MONTEREY, Calif. If Intel Corp.'s microprocessor architects had had their way when they were designing the Pentium 4, it would have been a very different beast than it is today, said the company's principal processor engineer.
A third-level cache strapped to the die, two full-fledged floating-point units and a bigger execution trace cache and level-one cache were all part of the original blueprint for Intel's most recently introduced processor. As it turned out, these features had to be either modified, stripped down or dumped altogether to keep costs in line.
Intel engineers were forced to rethink their lofty intentions when it became clear that chip size had gotten too unwieldy as they tried packing in more hardware units to maximize performance. Power consumption, architecture complexity and testing also posed serious problems, said Darrell Boggs, Intel's principal engineer for the desktop platform group (Hillsboro, Ore.), addressing a room full of researchers and engineers at the Micro-33 conference here.

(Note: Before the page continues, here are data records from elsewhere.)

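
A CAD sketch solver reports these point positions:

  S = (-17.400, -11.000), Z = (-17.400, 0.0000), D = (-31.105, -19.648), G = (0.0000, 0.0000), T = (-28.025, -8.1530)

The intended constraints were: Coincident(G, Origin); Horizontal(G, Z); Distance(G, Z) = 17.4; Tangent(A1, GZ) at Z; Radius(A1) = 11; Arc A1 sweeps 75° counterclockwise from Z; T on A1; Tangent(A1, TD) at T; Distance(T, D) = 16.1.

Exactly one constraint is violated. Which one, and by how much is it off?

Distance(T, D) = 16.1 — off by 4.20.

G = (0.00, 0.00) ✓; G.y = 0.00, Z.y = 0.00 ✓; |GZ| = 17.40 ✓; ∠(SZ, ZG) = 90.00° ✓; |SZ| = 11.00 ✓; bearing(S→T) − bearing(S→Z) = 75.00° ✓; |ST| = 11.00 ✓; ∠(ST, TD) = 90.00° ✓; |TD| = 11.90 ✗.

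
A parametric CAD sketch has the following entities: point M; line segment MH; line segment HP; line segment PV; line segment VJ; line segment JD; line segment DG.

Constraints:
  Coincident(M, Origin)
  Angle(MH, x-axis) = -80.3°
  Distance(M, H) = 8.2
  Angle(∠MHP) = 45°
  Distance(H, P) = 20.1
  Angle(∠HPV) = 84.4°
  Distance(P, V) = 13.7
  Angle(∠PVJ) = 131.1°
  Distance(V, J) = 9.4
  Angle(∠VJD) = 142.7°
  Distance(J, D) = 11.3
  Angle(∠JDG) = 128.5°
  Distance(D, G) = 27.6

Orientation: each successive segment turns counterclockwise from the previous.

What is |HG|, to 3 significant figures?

17.0

M is at the origin; MH runs at -80.3° with length 8.2, so H = (1.38, -8.08). ∠MHP = 45.0° gives HP at 54.7° from the x-axis; with |HP| = 20.1, P = (13.0, 8.32). ∠HPV = 84.4° gives PV at 150° from the x-axis; with |PV| = 13.7, V = (1.10, 15.1). ∠PVJ = 131.1° gives VJ at -161° from the x-axis; with |VJ| = 9.4, J = (-7.78, 12.0). ∠VJD = 142.7° gives JD at -124° from the x-axis; with |JD| = 11.3, D = (-14.0, 2.60). ∠JDG = 128.5° gives DG at -72.0° from the x-axis; with |DG| = 27.6, G = (-5.49, -23.7). Then |HG| = |G − H| = 17.0.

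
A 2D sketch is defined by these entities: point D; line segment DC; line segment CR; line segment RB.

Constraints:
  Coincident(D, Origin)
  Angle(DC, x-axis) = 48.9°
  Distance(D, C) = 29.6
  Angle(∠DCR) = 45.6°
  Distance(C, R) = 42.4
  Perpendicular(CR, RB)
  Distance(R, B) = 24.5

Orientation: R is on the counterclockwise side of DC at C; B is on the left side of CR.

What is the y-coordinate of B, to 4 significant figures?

-4.595

D is at the origin; DC runs at 48.9° with length 29.6, so C = 29.6·(cos 48.9°, sin 48.9°) = (19.46, 22.31). ∠DCR = 45.6°, so CR runs at 48.9° + (180° − 45.6°) = 183.3° from the x-axis; with |CR| = 42.4, R = C + 42.4·(cos 183.3°, sin 183.3°) = (-22.87, 19.86). The perpendicularity gives RB at right angles to CR; with |RB| = 24.5 on the left of CR, B = R + 24.5·(0.05756, -0.9983) = (-21.46, -4.595). So B.y = -4.595.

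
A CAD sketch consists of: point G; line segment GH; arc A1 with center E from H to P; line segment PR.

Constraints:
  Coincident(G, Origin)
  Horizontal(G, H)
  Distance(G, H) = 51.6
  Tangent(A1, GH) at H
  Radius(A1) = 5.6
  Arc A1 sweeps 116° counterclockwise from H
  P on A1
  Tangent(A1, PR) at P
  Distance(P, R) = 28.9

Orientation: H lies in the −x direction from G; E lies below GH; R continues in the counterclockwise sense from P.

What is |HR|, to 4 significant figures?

34.88

G is at the origin; G and H share the same y with |GH| = 51.6 and H on the −x side, so H = (-51.60, 0.000). A1 meets GH tangentially, so EH is at right angles to GH, so E = H + (0, -5.6) = (-51.60, -5.600). On A1, H sits at bearing 90° from E; a 116° counterclockwise sweep puts P at bearing 206°, so P = E + 5.6·(cos 206°, sin 206°) = (-56.63, -8.055). Tangency of A1 to PR means the radius EP is perpendicular to PR, so PR runs along (−sin 206°, cos 206°); with |PR| = 28.9, R = (-43.96, -34.03). Then |HR| = |R − H| = 34.88.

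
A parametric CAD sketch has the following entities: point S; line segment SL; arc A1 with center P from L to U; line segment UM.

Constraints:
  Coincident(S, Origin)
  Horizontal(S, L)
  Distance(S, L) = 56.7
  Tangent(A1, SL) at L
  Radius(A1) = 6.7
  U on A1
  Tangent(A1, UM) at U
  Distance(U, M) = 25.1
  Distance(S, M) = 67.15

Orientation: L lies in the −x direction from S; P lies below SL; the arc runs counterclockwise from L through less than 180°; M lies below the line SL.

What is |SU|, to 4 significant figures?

63.78

Checks: |PU| = 6.700 ✓; ∠(PU, UM) = 90.00° ✓; |UM| = 25.10 ✓; |SM| = 67.15 ✓.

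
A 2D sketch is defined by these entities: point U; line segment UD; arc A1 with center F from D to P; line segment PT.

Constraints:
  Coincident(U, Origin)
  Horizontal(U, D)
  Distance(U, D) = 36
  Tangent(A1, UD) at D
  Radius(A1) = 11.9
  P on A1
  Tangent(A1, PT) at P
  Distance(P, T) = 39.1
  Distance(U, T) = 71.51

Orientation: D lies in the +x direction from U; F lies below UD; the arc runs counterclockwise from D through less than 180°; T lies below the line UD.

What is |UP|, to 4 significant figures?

33.03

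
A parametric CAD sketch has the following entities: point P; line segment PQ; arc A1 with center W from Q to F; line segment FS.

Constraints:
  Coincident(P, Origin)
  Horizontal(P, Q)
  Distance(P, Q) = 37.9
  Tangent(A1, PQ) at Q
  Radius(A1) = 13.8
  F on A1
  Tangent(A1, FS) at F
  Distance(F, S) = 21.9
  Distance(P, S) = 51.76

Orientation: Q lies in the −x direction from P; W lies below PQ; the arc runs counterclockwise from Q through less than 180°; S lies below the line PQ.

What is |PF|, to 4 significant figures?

53.40

Checks: |WF| = 13.80 ✓; ∠(WF, FS) = 90.00° ✓; |FS| = 21.90 ✓; |PS| = 51.76 ✓.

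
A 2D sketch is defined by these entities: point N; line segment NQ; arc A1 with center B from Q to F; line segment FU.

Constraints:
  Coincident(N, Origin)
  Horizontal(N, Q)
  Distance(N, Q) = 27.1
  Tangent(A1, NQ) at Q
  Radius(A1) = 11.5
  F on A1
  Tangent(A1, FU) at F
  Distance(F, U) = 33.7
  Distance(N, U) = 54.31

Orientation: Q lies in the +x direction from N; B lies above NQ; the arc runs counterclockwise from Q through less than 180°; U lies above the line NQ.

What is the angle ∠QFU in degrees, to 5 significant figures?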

"The general trend has been to make [the CPU] larger in physical area," he said. "But anytime you have a large die size, that means you have to have many fabs. You can become capacity-constrained unless you build a new fab."
Under the original plan, the Pentium 4 was to have one slow ALU, two fast ALUs, two arithmetic address-generation units, two fully functional floating-point units, 16 kbytes of L1 cache, 12,000 instructions of execution trace cache, 128 kbytes of L2 cache, 1 Mbyte of external L3 cache, an allocator/register renamer and a bus architecture.
But with fabs costing more than $2 billion, even the world's largest, most profitable semiconductor company had to reconsider its plans when it became apparent that the chip size was growing too big. The company had decided that the first 0.18-micron Pentium 4 die would not be larger than the previous-generation Pentium Pro when it was introduced in 1995, Boggs said.
"If the first ones are large," he said, referring to previous-generation microarchitectures, "the next ones are going to have the propensity to be large. It was a very big issue for us."
Intel was able to meet or exceed its die size and power requirement goals, but not without pruning or tearing out some of the hardware inside and outside of the processor core and sacrificing some performance.
The pair of fully functional floating-point units sitting side by side, which were the most plainly visible features of the die, was a sitting duck. "There was tremendous die area and power associated with the floating-point units," Boggs said.
Taking out the scalpel, the design team cut a pipeline off one of the FPUs. They also dumbed it down to just move data rather than execute MMX, SSE and SSE2 multimedia instructions.
The decision cost 5 percent of performance, Boggs said, but reduced the size of the floating point more than twofold.
Intel also took a look at the execution trace cache, a feature designed to compensate for the long instruction pipeline by caching only decoded micro-ops. It's a key part of the memory subsystem that reduces decode latency, and engineers were leaning toward making it bigger rather than smaller, Boggs said.
Compromising, Intel kept the size of the trace cache at 12,000 instructions and developed in instruction a micro-op "compression algorithm" so that micro-ops can be stored in the cache using fewer bits. That gave the execution trace cache "essentially the same performance and less die size," Boggs said.
Completely scrapped was the 1 Mbyte of L3 cache, which would have been something of a ground-breaking move to reduce processor-to-memory latency for a processor developed for the mass market. Intel's idea was to strap a separate memory chip, perhaps an SDRAM, on the back of the processor to act as the L3.
But that added another 100 pads to the processor, making the logic ratio "very high from an area perspective." It would have also forced Intel to devise an expensive cartridge package to contain the processor and cache memory, Boggs said.
To compensate for the L3 loss, Intel doubled the density of the L2 cache to 256 kbytes. It also cut the L1 cache size in half to 8 kbytes and reduced its load capacity to one per clock, thereby reducing latency, Boggs said.
Things are bound to get tougher for microarchitectures, which at Intel usually come out every five years. The most obvious ways to boost performance longer pipelines, deeper buffering, more speculation have been done. That will mean more-complex, hard-to-test designs.
"The low hanging fruit is all gone," Boggs said. "Now we have to build scaffolds around the tree. We'll stand on our head and do strange things for a little more performance."